Suliana Siwatibau is a former Fijian political activist, who served as the Chairperson of the Pacific Centre for Public Integrity (PCPI) as of January 2007. She has also chaired the Coalition for Democracy and Peace.

==Relations with the Qarase government==

Siwatibau led a group called Concerned Mothers Group Against the Bill in opposition to the Laisenia Qarase's government's Reconciliation, Tolerance, and Unity Bill. She said on 16 June 2005 that the widespread opposition to the legislation was motivated not only by its contents, but also because of what she said was the government's unwillingness to proceed with its development in a transparent and consultative process. Opposing amnesty for perpetrators of political crimes, she called instead for more direct compensation of the victims of such crimes. "I do not see why they want to claim for compensation when this could be done through the Ministry of Labour on the workmen's compensation of something like F$20,000," she said.

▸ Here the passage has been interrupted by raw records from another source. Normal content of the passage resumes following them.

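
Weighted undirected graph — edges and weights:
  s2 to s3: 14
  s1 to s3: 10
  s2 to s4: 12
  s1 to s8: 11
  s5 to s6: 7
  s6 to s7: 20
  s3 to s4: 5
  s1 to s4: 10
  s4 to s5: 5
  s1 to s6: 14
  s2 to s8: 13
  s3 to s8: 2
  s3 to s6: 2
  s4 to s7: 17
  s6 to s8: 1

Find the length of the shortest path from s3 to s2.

14

Some routes from s3 to s2:
s3→s6→s8→s2: 2 + 1 + 13 = 16
s3→s6→s5→s4→s2: 2 + 7 + 5 + 12 = 26
s3→s4→s2: 5 + 12 = 17
s3→s8→s2: 2 + 13 = 15
s3→s2: 14
Shortest: 14.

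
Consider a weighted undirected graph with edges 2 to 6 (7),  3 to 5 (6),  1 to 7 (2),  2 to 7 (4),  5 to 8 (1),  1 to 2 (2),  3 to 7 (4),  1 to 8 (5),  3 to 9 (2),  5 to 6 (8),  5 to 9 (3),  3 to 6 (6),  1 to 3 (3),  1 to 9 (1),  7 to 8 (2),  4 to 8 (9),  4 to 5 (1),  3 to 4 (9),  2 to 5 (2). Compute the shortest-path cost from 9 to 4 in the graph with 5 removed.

11

A few of the 9→4 routes:
9→1→8→4: 1 + 5 + 9 = 15
9→1→7→8→4: 1 + 2 + 2 + 9 = 14
9→3→4: 2 + 9 = 11
9→1→3→4: 1 + 3 + 9 = 13
Best route has total 11.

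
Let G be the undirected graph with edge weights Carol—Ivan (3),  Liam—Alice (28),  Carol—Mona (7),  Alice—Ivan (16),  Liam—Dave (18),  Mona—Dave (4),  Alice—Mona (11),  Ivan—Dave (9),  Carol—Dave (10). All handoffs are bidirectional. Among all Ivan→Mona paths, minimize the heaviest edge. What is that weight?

7

Checking several routes:
Ivan - Carol - Dave - Mona: max(3, 10, 4) = 10
Ivan - Dave - Mona: max(9, 4) = 9
Ivan - Carol - Mona: max(3, 7) = 7
Ivan - Alice - Mona: max(16, 11) = 16
Ivan - Dave - Carol - Mona: max(9, 10, 7) = 10
Best route has worst link 7.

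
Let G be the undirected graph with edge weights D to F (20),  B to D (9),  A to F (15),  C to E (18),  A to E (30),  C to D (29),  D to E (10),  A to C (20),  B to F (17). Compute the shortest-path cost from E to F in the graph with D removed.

Candidate routes:
E-A-F: 30 + 15 = 45
E-C-A-F: 18 + 20 + 15 = 53
The minimum is 45.

45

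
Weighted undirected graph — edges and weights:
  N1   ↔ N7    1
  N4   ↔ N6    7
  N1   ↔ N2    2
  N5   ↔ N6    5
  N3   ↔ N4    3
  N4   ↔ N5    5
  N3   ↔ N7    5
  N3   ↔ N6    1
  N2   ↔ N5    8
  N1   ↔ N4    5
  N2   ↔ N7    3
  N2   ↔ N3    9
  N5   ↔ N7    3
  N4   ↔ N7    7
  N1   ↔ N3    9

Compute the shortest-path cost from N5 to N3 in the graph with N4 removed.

A few of the N5→N3 routes:
N5 - N7 - N1 - N2 - N3: 3 + 1 + 2 + 9 = 15
N5 - N7 - N1 - N3: 3 + 1 + 9 = 13
N5 - N7 - N2 - N3: 3 + 3 + 9 = 15
N5 - N6 - N3: 5 + 1 = 6
N5 - N7 - N3: 3 + 5 = 8
Shortest: 6.

6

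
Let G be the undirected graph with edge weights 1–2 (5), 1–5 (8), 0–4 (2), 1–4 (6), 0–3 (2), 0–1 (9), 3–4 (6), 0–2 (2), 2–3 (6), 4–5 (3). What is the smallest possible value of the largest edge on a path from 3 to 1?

5

Checking several routes:
3 - 0 - 2 - 1: max(2, 2, 5) = 5
3 - 2 - 0 - 4 - 1: max(6, 2, 2, 6) = 6
3 - 4 - 0 - 2 - 1: max(6, 2, 2, 5) = 6
3 - 2 - 1: max(6, 5) = 6
Best route has worst link 5.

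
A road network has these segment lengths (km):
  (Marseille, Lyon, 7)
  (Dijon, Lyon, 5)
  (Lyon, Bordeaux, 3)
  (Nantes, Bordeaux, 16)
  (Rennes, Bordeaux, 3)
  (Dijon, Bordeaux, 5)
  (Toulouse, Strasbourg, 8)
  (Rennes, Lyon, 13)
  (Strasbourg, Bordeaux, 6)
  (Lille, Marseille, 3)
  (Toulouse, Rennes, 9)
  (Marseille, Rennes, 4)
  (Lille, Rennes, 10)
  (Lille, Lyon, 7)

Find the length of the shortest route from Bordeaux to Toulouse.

12

Some routes from Bordeaux to Toulouse:
Bordeaux-Lyon-Lille-Rennes-Toulouse: 3 + 7 + 10 + 9 = 29
Bordeaux-Lyon-Lille-Marseille-Rennes-Toulouse: 3 + 7 + 3 + 4 + 9 = 26
Bordeaux-Strasbourg-Toulouse: 6 + 8 = 14
Bordeaux-Rennes-Toulouse: 3 + 9 = 12
Bordeaux-Lyon-Rennes-Toulouse: 3 + 13 + 9 = 25
Bordeaux-Lyon-Marseille-Rennes-Toulouse: 3 + 7 + 4 + 9 = 23
The minimum is 12 km.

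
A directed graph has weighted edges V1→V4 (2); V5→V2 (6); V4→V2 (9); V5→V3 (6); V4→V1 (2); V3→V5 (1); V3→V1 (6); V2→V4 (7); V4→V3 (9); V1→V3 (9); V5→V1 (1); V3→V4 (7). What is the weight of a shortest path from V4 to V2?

Routes from V4 to V2:
V4 -> V3 -> V5 -> V2: 9 + 1 + 6 = 16
V4 -> V2: 9
V4 -> V1 -> V3 -> V5 -> V2: 2 + 9 + 1 + 6 = 18
Shortest: 9.

9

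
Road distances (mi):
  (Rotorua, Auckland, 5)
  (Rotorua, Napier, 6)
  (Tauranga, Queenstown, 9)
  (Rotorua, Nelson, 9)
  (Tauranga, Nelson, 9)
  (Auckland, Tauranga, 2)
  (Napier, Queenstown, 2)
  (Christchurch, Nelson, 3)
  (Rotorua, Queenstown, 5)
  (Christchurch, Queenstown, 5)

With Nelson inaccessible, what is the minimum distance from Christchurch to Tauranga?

Candidate routes:
Christchurch - Queenstown - Rotorua - Auckland - Tauranga: 5 + 5 + 5 + 2 = 17
Christchurch - Queenstown - Napier - Rotorua - Auckland - Tauranga: 5 + 2 + 6 + 5 + 2 = 20
Christchurch - Queenstown - Tauranga: 5 + 9 = 14
Shortest: 14 mi.

14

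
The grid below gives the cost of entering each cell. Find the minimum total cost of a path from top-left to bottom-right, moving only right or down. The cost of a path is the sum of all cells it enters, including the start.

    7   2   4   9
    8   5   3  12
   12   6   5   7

Path [0,0] [0,1] [0,2] [1,2] [2,2] [2,3]: 7 + 2 + 4 + 3 + 5 + 7 = 28.

28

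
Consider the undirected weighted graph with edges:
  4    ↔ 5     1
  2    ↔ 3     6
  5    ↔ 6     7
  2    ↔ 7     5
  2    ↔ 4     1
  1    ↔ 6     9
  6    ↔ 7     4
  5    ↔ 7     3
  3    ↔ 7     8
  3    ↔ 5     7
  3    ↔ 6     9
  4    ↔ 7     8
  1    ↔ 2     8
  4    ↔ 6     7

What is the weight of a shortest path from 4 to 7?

Comparing a few candidate routes:
4 - 2 - 7: 1 + 5 = 6
4 - 7: 8
4 - 5 - 7: 1 + 3 = 4
Shortest: 4.

4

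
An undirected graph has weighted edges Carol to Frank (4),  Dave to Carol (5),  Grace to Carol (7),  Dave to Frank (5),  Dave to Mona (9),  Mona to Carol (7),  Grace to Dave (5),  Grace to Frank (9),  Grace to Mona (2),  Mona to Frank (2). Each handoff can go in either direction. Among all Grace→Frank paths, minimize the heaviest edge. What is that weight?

Some routes from Grace to Frank:
Grace-Dave-Frank: max(5, 5) = 5
Grace-Mona-Frank: max(2, 2) = 2
Grace-Mona-Carol-Frank: max(2, 7, 4) = 7
Grace-Dave-Carol-Frank: max(5, 5, 4) = 5
Grace-Dave-Carol-Mona-Frank: max(5, 5, 7, 2) = 7
Smallest bottleneck: 2.

2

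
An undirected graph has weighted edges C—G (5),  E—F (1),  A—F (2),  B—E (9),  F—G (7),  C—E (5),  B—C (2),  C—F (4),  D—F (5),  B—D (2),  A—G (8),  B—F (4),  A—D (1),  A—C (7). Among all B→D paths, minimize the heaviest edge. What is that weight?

Checking several routes:
B -> F -> A -> D: max(4, 2, 1) = 4
B -> D: max(2) = 2
B -> C -> F -> A -> D: max(2, 4, 2, 1) = 4
Best route has worst link 2.

2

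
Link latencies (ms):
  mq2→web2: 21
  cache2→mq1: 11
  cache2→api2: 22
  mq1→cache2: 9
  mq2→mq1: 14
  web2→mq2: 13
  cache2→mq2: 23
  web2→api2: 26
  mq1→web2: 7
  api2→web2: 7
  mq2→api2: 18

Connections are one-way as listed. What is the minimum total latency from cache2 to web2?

18

Paths from cache2 to web2:
cache2→api2→web2: 22 + 7 = 29
cache2→mq1→web2: 11 + 7 = 18
cache2→mq2→api2→web2: 23 + 18 + 7 = 48
cache2→mq2→web2: 23 + 21 = 44
cache2→mq2→mq1→web2: 23 + 14 + 7 = 44
The minimum is 18 ms.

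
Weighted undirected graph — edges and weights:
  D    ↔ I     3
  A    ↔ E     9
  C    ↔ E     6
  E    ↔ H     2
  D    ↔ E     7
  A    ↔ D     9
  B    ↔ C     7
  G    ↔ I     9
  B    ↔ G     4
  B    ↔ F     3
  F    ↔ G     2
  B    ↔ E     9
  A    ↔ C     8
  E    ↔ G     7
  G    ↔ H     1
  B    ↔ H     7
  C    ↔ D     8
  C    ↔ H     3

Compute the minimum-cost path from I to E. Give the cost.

Some routes from I to E:
I - G - E: 9 + 7 = 16
I - D - C - H - E: 3 + 8 + 3 + 2 = 16
I - D - C - E: 3 + 8 + 6 = 17
I - G - H - E: 9 + 1 + 2 = 12
I - D - E: 3 + 7 = 10
Best route has total 10.

10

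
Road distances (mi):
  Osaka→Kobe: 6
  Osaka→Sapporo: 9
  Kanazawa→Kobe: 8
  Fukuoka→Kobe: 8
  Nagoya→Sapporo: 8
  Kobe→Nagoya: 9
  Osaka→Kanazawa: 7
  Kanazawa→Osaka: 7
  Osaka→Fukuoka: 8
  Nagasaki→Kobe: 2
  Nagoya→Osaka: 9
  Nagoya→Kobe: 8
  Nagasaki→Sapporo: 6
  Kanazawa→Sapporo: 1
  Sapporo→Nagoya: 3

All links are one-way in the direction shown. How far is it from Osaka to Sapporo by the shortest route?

8

Some routes from Osaka to Sapporo:
Osaka -> Sapporo: 9
Osaka -> Kanazawa -> Sapporo: 7 + 1 = 8
Osaka -> Kanazawa -> Kobe -> Nagoya -> Sapporo: 7 + 8 + 9 + 8 = 32
Osaka -> Kobe -> Nagoya -> Sapporo: 6 + 9 + 8 = 23
The minimum is 8 mi.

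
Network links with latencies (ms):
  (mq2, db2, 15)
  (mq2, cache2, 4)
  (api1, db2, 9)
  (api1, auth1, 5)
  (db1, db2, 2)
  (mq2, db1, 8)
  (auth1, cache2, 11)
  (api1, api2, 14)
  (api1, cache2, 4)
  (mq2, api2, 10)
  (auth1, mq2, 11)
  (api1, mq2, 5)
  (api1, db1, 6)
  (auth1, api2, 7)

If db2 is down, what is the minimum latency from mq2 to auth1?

Comparing a few candidate routes:
mq2→cache2→auth1: 4 + 11 = 15
mq2→cache2→api1→auth1: 4 + 4 + 5 = 13
mq2→auth1: 11
mq2→api1→auth1: 5 + 5 = 10
The minimum is 10 ms.

10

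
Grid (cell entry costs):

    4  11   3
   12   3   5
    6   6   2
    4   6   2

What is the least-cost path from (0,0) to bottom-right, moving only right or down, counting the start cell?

Cheapest: [0,0] → [0,1] → [0,2] → [1,2] → [2,2] → [3,2]
  4 + 11 + 3 + 5 + 2 + 2 = 27

27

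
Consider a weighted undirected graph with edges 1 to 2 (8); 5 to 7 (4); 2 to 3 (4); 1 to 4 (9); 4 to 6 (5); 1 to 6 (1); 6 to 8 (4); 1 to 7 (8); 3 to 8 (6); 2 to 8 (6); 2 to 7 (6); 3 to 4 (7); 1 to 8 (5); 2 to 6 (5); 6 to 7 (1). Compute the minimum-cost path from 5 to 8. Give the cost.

Checking several routes:
5 → 7 → 6 → 2 → 8: 4 + 1 + 5 + 6 = 16
5 → 7 → 1 → 6 → 8: 4 + 8 + 1 + 4 = 17
5 → 7 → 1 → 8: 4 + 8 + 5 = 17
5 → 7 → 6 → 8: 4 + 1 + 4 = 9
5 → 7 → 6 → 1 → 8: 4 + 1 + 1 + 5 = 11
5 → 7 → 2 → 8: 4 + 6 + 6 = 16
Shortest: 9.

9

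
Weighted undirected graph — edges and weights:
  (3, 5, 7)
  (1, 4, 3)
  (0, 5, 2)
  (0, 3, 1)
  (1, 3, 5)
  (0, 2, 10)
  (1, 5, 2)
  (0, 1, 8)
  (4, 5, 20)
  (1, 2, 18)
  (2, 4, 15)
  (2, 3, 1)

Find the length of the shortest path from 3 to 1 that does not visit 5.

5

Checking several routes:
3 → 1: 5
3 → 0 → 2 → 4 → 1: 1 + 10 + 15 + 3 = 29
3 → 2 → 4 → 1: 1 + 15 + 3 = 19
3 → 0 → 1: 1 + 8 = 9
3 → 2 → 1: 1 + 18 = 19
3 → 2 → 0 → 1: 1 + 10 + 8 = 19
Shortest: 5.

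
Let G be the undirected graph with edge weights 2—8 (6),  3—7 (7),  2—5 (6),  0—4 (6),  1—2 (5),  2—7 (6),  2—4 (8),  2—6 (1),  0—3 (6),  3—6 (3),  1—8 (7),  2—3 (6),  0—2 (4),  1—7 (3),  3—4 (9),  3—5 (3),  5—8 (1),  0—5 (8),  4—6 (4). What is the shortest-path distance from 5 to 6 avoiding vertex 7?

Some routes from 5 to 6 avoiding 7:
5 -> 8 -> 2 -> 6: 1 + 6 + 1 = 8
5 -> 2 -> 6: 6 + 1 = 7
5 -> 3 -> 6: 3 + 3 = 6
Shortest: 6.

6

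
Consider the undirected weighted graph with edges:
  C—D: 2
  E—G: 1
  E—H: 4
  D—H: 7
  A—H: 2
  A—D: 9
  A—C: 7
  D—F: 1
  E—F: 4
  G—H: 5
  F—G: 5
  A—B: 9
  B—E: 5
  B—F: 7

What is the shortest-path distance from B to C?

A few of the B→C routes:
B-F-D-C: 7 + 1 + 2 = 10
B-E-F-D-C: 5 + 4 + 1 + 2 = 12
B-A-C: 9 + 7 = 16
B-E-G-F-D-C: 5 + 1 + 5 + 1 + 2 = 14
Best route has total 10.

10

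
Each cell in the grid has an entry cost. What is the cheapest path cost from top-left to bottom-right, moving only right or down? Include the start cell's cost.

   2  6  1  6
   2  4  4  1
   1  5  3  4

17

Take r0c0→r1c0→r1c1→r1c2→r1c3→r2c3 for a total of 2 + 2 + 4 + 4 + 1 + 4 = 17.
For comparison, the top-then-right route costs 20.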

Siwatibau expressed concern that the legislation threatens the independence of the judiciary. She also said she was alarmed that it would have a corrupting effect on the minds and character of the future generation, which would threaten the future stability and prosperity of the nation. Children, she said, should not be exposed to this "coup culture".

Reacting to the decision of the Great Council of Chiefs to endorse the bill, Siwatibau said on 29 July that they had not been given enough time to deliberate on the matter. Over four fifths of the Great Council members are delegates of the country's fourteen Provincial Councils, which all endorsed the bill – something which came as no surprise to Siwatibau as they had been briefed only by the government and were required to make a decision on the spot, without being given the opportunity to hear alternative viewpoints. At the very least, she said, the Provincial Councils should have been given a Fijian translation of the bill.

==The 2006 coup==

In late 2006 she condemned the Republic of Fiji Military Forces for having executed a military coup on 5 December.

==Personal life==
A native of Moturiki Island in the Lomaiviti archipelago, Siwatibau was married to the late academic leader and former Vice-Chancellor of the University of the South Pacific, Savenaca Siwatibau, from 1966 till his death in 2003. They had three sons – Simione Ramacake, Ropate Rakula, and Atunaisa Taleasiga – and one daughter, Asenaca Tania Tuivanuavou.